By John J. McCarthy
It is tragic that our jails have become our nation’s largest mental-health treatment facilities. It’s a public policy disaster resulting from a 90 percent reduction in U.S. psychiatric beds since deinstitutionalization began in the 1960s. Clearly, inadequate funding for community-based mental-health services has compounded the crisis.
That’s why the criminal-justice system is the default valve for many people who have mental illness, and why Montgomery County’s new mental-health courts are in high demand.
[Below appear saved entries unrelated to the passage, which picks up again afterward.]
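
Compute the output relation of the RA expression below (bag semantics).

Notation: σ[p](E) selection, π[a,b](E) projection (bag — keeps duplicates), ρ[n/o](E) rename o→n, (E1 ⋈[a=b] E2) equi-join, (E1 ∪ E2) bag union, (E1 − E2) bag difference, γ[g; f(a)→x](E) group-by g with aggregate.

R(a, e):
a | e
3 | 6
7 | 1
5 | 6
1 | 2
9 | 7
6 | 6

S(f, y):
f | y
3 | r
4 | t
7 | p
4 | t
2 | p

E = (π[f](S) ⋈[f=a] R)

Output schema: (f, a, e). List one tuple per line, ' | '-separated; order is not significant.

Subexpression sizes:
  S → 5
  π[f](S) → 5
  R → 6
  (π[f](S) ⋈[f=a] R) → 2

== RESULT ==
f | a | e
3 | 3 | 6
7 | 7 | 1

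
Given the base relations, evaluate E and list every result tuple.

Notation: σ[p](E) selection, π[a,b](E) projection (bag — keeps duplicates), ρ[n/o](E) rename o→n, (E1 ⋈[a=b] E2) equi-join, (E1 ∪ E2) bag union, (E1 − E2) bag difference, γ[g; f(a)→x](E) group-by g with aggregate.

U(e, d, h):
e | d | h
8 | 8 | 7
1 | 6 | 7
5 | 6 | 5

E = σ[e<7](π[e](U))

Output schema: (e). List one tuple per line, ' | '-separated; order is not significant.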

Mental-health courts divert from prosecution to treatment defendants who are accused of low-level crimes such as vandalism, trespassing, disorderly conduct, theft or simple assault whose alleged offense is attributed to mental illness.
Our nation’s more than 300 mental-health courts advance justice. A 2009 study by the MacArthur Foundation and the Council of State Governments found they cut criminal recidivism of participants by 20 percent to 25 percent and provide better links to mental-health treatment that lead to productive lives. Mental-health courts also reduce emergency room visits. Reduced recidivism also improves criminal-justice system efficiency by avoiding repeated arrests of the same individuals for minor offenses.
Many people booked into jails need immediate mental-health care. In Montgomery County, that number skyrocketed from 1,011 in 2011 to 2,137 in 2015. Calls to Montgomery County Police related to a mental-health crisis increased from 4,440 in 2011 to 6,892 in 2016. Nineteen percent of men and 28 percent of women in our jail have a serious and persistent mental illness, and many have a substance-use disorder, too. Some have been arrested multiple times for the same minor offense because the underlying cause hasn’t been addressed. Each booking costs thousands of dollars.